TRR 181 Seminar followed by a Career Talk Lunch

The TRR 181 seminar is held every other week in the semester and as announced during semester break. The locations of the seminar changes between the three TRR181 locations, but is broadcastet online for all members of the TRR.

The TRR 181 seminar is held by  Lesley de Cruz (Royal Meteorological Institute of Belgium), followed by a Career Talk Lunchon November 21, 11 am at Universität Hamburg, Bundesstr. 53, room 22/23.

Understanding the effect of ocean-atmosphere interactions on predictability using the Modular Arbitrary-Order Ocean-Atmosphere Model (MAOOAM)

Abstract

Numerical weather prediction has traditionally focused on accurately describing the atmospheric dynamics while considering the ocean as a nearly-constant, independent backdrop. However, this approach has changed radically in recent years: the European Centre for Medium-range Weather Forecasts (ECMWF), for example, has switched to a fully coupled ocean-atmosphere operational model last year, and is investigating fully-coupled data assimilation. This shift in focus is due to the great added value from an accurate description of the ocean-atmosphere coupling. Indeed, the atmosphere's coupling with the ocean strongly affects its predictability.

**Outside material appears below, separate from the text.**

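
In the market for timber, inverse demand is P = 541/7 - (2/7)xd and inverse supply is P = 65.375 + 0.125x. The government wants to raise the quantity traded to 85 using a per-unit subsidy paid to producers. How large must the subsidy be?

Required subsidy s = 23 per unit

At x = 85, from the demand curve buyers pay Pb = 541/7 − (2/7)·85 = 53; from the supply curve sellers need Ps = 65.375 + 0.125·85 = 76.
The subsidy must fill the gap: s = Ps − Pb = 76 − 53 = 23.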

There are many approaches to understanding the dynamics of the coupled
ocean-atmosphere system, ranging from the analysis of observations and
full-blown earth system models to reduced-order models. In the reduced-order
modelling approach, one aims to reduce the system to the key ingredients that
reproduce the observed variability, while respecting the governing equations
dictated by the physics.

The oceanic influence is apparent from the presence of long-term variability in large-scale weather patterns. This low-frequency variability occurs on time scales between those of typical weather events (days) and those on which climate is defined (~30 years). The ocean is well known to play an important role in some of these variations, such as El Niño - Southern Oscillation (ENSO). While the source of some other variability patterns such as the North-Atlantic Oscillation (NAO) is less clear, recent work with a low-order model has indicated that this kind of low-frequency variability can occur purely as emergent behaviour due to the coupling between the ocean and the atmosphere (Vannitsem et al, 2015).

To investigate the predictability properties in different model configurations, we have developed a flexible reduced-order model called MAOOAM. It features a two-layer atmosphere over a shallow-water ocean layer with passively advected temperature. It incorporates both frictional coupling and an energy balance scheme which accounts for radiative and heat fluxes between ocean and atmosphere. The availability of the tangent linear and adjoint models makes MAOOAM an ideal testbed for data-assimilation experiments in the coupled ocean-atmosphere system, and to study its stability properties. Together with researchers from Universität Hamburg, we have used MAOOAM to investigate the Lyapunov exponents, which determine the growth/decay rates of errors in the coupled system.

Changing the basis functions of MAOOAM also allows us to modify the boundary
conditions, changing the geometry from an ocean basin (cfr. the Atlantic) to a channel ocean (cfr. the Southern Ocean). I will present our recent study of the influence of these boundary conditions, which has shown that there are interesting alternative paths to long-term predictability.